Pazartesi, Nisan 18, 2005

Bildirim Hakkında

İTÜ Tiyatro Kulübü TİMİS Oyuncuları, ünlü Çek oyun yazarı Václav Havel’in “Bildirim” adlı oyunu ile ilk defa seyirci karşısına çıkıyor. 2005 yılının şubat ayında İTÜ Kültür ve Sanat Birliği bünyesinde kurulan TİMİS Oyuncuları, çoğunluğu önceden İTÜ Tiyatro Kulübünde tiyatro yapmış İTÜ öğrencilerinden oluşmuş ve yine aynı çatı altında ayrı bir çalışma başlatmıştır. Zamanla çalışmaların bir oyunla değerlenebileceği düşüncesi, bize çekici gelen bir oyunun bulunmasıyla somutlaşma imkanı yakalamıştır. Bu çekicilikten kasıt, oyundaki derdin oyuncular tarafından sahiplenilmesi ve bunun önemli bir yaşam sorunsalı olmasıdır.

TİMİS’in oynayacağı bu ilk oyun gerek çalışma süresi, gerekse tecrübe bakımından bir eğitim prodüksiyonu olarak düşünüldü. Yaklaşık 1.5 ay süren bu süreç, dinamik bir reji kadrosu kullanılması açısından önemli bir denemeydi. Bu şekilde hem tüm kadronun dramaturjiye katkısı sağlandı hem de ortak bir çalışma-çalıştırılma tecrübesi kazanıldı.

Oyun Hakkında:

Oyunda kendimizi her yerde rastlayabileceğimiz; kendi içine kapanık, çıkar arzuları ve iş yapma budalalıklarıyla dolu uyuşuk bir memur dünyasında buluruz. Bu kurumda yeni bir resmi dil tanıtılır bize: Pitidapça. Yazışmanın ve “mevki ilişkisinin” çok önemli bir yer aldığı bu dünyada, işleri kolaylaştırmak için üretilen bu yeni bürokrasi dili, gündelik konuşma dilinden doğan karışıklıkları sözde ortadan kaldıracak, hiçbir sözcüğün başka bir sözcükle karıştırılmamasını sağlayacaktır. Başka bir deyişle dil, bütünüyle bürokrasinin üretim ve tüketim aracı olmaya doğru yol almıştır. İnsanlar ise bu halde çalışırken hem alabildiğine acınası hem de gülünç durumlara düşerler. “Olanların sorumlusu” sorusu ise hiçbir zaman tek hedefli bir soru olmayacaktır. Çünkü kendi zayıflıkları sonucu bireyselliğini yitirerek bu çarkın dişlisine dönüşen her insan bunun biraz sorumlusudur.

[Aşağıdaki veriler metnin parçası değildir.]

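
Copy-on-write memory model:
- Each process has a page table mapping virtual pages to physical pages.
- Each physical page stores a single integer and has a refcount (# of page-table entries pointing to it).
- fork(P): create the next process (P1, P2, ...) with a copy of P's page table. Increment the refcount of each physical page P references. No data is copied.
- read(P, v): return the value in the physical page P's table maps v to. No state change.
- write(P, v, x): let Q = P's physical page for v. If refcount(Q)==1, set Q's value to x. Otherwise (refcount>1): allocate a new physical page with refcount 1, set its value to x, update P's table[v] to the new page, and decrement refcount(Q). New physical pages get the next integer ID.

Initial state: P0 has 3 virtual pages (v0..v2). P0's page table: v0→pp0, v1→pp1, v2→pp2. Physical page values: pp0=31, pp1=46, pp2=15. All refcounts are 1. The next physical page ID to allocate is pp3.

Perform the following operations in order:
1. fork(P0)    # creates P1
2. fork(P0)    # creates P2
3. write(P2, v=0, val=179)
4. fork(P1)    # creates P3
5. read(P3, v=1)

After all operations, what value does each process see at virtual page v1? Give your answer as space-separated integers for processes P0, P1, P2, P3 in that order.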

“Bildirim” genel olarak dilin büyüsünü ele alan ve ancak kendi iç mantığıyla anlamsızlıktan kurtulan saçma bir toplumu sahneye taşıyan bir insan-toplum benzetmesi sayılabilir. Fakat metin bu benzetmeyi öyle bir ironi ile yapar ki, onda sıra dışı bir saçmalığı değil, her an bu saçmalığa dönüşebilecek olan kendi hayatımızı buluruz.